L’alliance asiatique supplante l’empire américain

Alors que Washington s'interroge sur la lenteur avec laquelle il faudra retirer ses troupes en Afghanistan et débat sur l'opportunité d'achever le retrait d'Irak d'ici la fin de l'année, une nouvelle alliance d'États asiatiques s'étend dans le vide laissé par l'empire américain en décomposition. D'ici la mi-juin, l'Organisation de coopération de Shanghai pourrait représenter plus de la moitié de la population mondiale, écrit Nicolas JS Davies.

Par Nicolas JS Davies

Le 7 juin 2011

Le 15 mai, le ministre russe des Affaires étrangères Sergueï Lavrov a annoncé qu'un élargissement important de l'Organisation de coopération de Shanghai (OCS) serait à l'ordre du jour de son prochain sommet à Astana, au Kazakhstan, le 15 juin.

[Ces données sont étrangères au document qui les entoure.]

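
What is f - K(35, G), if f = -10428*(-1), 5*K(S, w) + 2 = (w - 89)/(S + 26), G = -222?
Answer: 3180973/305 ≈ 10429.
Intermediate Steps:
K(S, w) = -⅖ + (-89 + w)/(5*(26 + S)) (K(S, w) = -⅖ + ((w - 89)/(S + 26))/5 = -⅖ + ((-89 + w)/(26 + S))/5 = -⅖ + (-89 + w)/(5*(26 + S)))
f = 10428
f - K(35, G) = 10428 - (-141 - 222 - 2*35)/(5*(26 + 35)) = 10428 - (-141 - 222 - 70)/(5*61) = 10428 - (-433)/(5*61) = 10428 - 1*(-433/305) = 10428 + 433/305 = 3180973/305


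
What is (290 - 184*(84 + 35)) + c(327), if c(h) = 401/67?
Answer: -1447201/67 ≈ -21600.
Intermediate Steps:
c(h) = 401/67 (c(h) = 401*(1/67) = 401/67)
(290 - 184*(84 + 35)) + c(327) = (290 - 184*(84 + 35)) + 401/67 = (290 - 184*119) + 401/67 = (290 - 21896) + 401/67 = -21606 + 401/67 = -1447201/67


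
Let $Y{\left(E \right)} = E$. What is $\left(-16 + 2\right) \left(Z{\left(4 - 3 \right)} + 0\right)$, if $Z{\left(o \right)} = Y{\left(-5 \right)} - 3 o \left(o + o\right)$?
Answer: $154$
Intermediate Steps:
$Z{\left(o \right)} = -5 - 6 o^{2}$ ($Z{\left(o \right)} = -5 - 3 o \left(o + o\right) = -5 - 3 o 2 o = -5 - 3 \cdot 2 o^{2} = -5 - 6 o^{2}$)
$\left(-16 + 2\right) \left(Z{\left(4 - 3 \right)} + 0\right) = \left(-16 + 2\right) \left(\left(-5 - 6 \left(4 - 3\right)^{2}\right) + 0\right) = - 14 \left(\left(-5 - 6 \left(4 - 3\right)^{2}\right) + 0\right) = - 14 \left(\left(-5 - 6 \cdot 1^{2}\right) + 0\right) = - 14 \left(\left(-5 - 6\right) + 0\right) = - 14 \left(-11 + 0\right) = \left(-14\right) \left(-11\right) = 154$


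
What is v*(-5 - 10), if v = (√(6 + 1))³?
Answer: -105*√7 ≈ -277.80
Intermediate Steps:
v = 7*√7 (v = (√7)³ = 7*√7 ≈ 18.520)
v*(-5 - 10) = (7*√7)*(-5 - 10) = (7*√7)*(-15) = -105*√7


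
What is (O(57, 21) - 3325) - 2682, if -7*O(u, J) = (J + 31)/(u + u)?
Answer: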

Si l’élargissement est approuvé, l’Inde et le Pakistan rejoindront la Chine, la Russie et les républiques d’Asie centrale en tant que membres à part entière de l’OCS, et l’Afghanistan rejoindra l’Iran et la Mongolie en tant que nouveaux « observateurs » de l’OCS. Les médias américains semblent avoir manqué cette nouvelle, mais il est peu probable que les futurs historiens l’ignorent en tant que tournant important dans l’histoire de l’Afghanistan, des États-Unis et du monde.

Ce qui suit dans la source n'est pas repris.